I knew a lady who had a beautiful Snowball plant, I did not understand why she kept cutting the plant down to about 24 inches from the ground in Spring before the plant begins to bloom. I kept telling her to wait at least until after it blooms out before cutting it down but she would not listen. I finally figured out (or at least I think so), that the reason she does this, is that she is tired of sweeping the fallen petals off her back porch. The Snowball is planted close to her porch which is almost ground level, so the wind carries most of the fallen petals inside her porch.
Lesson: Do not plant a Snowball in areas where the fallen flowers will be unsightly such as close to door ways, porches, patios or driveways, unless you don’t mind sweeping everyday while the plant is blooming.

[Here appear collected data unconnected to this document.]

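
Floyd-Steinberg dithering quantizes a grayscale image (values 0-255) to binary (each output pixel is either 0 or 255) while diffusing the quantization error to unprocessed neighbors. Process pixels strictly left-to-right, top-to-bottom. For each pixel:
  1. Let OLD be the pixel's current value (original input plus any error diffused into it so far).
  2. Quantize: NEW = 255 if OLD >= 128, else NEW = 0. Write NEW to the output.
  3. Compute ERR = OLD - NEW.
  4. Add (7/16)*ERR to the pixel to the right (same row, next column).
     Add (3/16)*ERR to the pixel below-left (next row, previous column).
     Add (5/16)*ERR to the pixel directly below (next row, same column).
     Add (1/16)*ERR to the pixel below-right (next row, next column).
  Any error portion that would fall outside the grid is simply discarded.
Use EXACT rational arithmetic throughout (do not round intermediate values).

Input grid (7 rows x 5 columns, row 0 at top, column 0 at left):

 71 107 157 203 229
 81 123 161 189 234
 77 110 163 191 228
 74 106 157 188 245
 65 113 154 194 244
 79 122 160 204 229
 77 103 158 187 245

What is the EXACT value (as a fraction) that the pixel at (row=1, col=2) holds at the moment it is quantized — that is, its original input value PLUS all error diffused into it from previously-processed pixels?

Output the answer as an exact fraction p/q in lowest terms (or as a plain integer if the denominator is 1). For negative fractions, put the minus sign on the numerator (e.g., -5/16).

(0,0): OLD=71 → NEW=0, ERR=71
(0,1): OLD=2209/16 → NEW=255, ERR=-1871/16
(0,2): OLD=27095/256 → NEW=0, ERR=27095/256
(0,3): OLD=1021153/4096 → NEW=255, ERR=-23327/4096
(0,4): OLD=14844455/65536 → NEW=255, ERR=-1867225/65536
(1,0): OLD=20803/256 → NEW=0, ERR=20803/256
(1,1): OLD=299605/2048 → NEW=255, ERR=-222635/2048
(1,2): OLD=9053049/65536 → NEW=255, ERR=-7658631/65536
Target (1,2): original=161, with diffused error = 9053049/65536

Answer: 9053049/65536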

I have mine planted next to our driveway but I don’t mind the fallen petals scattered over my driveway and most of the petals fall in the grassy area below the drive way. I planted the Snowball there to prevent soil erosion from the driveway which is situated in a sloping area. Snowball flowers are very attractive and fabulous in Spring Bouquets.
It is very easy to propagate Snowball bush. All you have to do is to chose a drooping branch that is close to the ground. Fill a medium size pot with potting soil and using a garden pin to fix the selected branch, (it should be flexible enough so that it does not break when bent), into the dirt inside the pot. Use A stone or any heavy object to keep the branch pegged into the potting soil. Keep the soil in the pot moist. The pegged plant will develop roots and it should be ready to be cut from the mother plant and be transplanted by the following spring.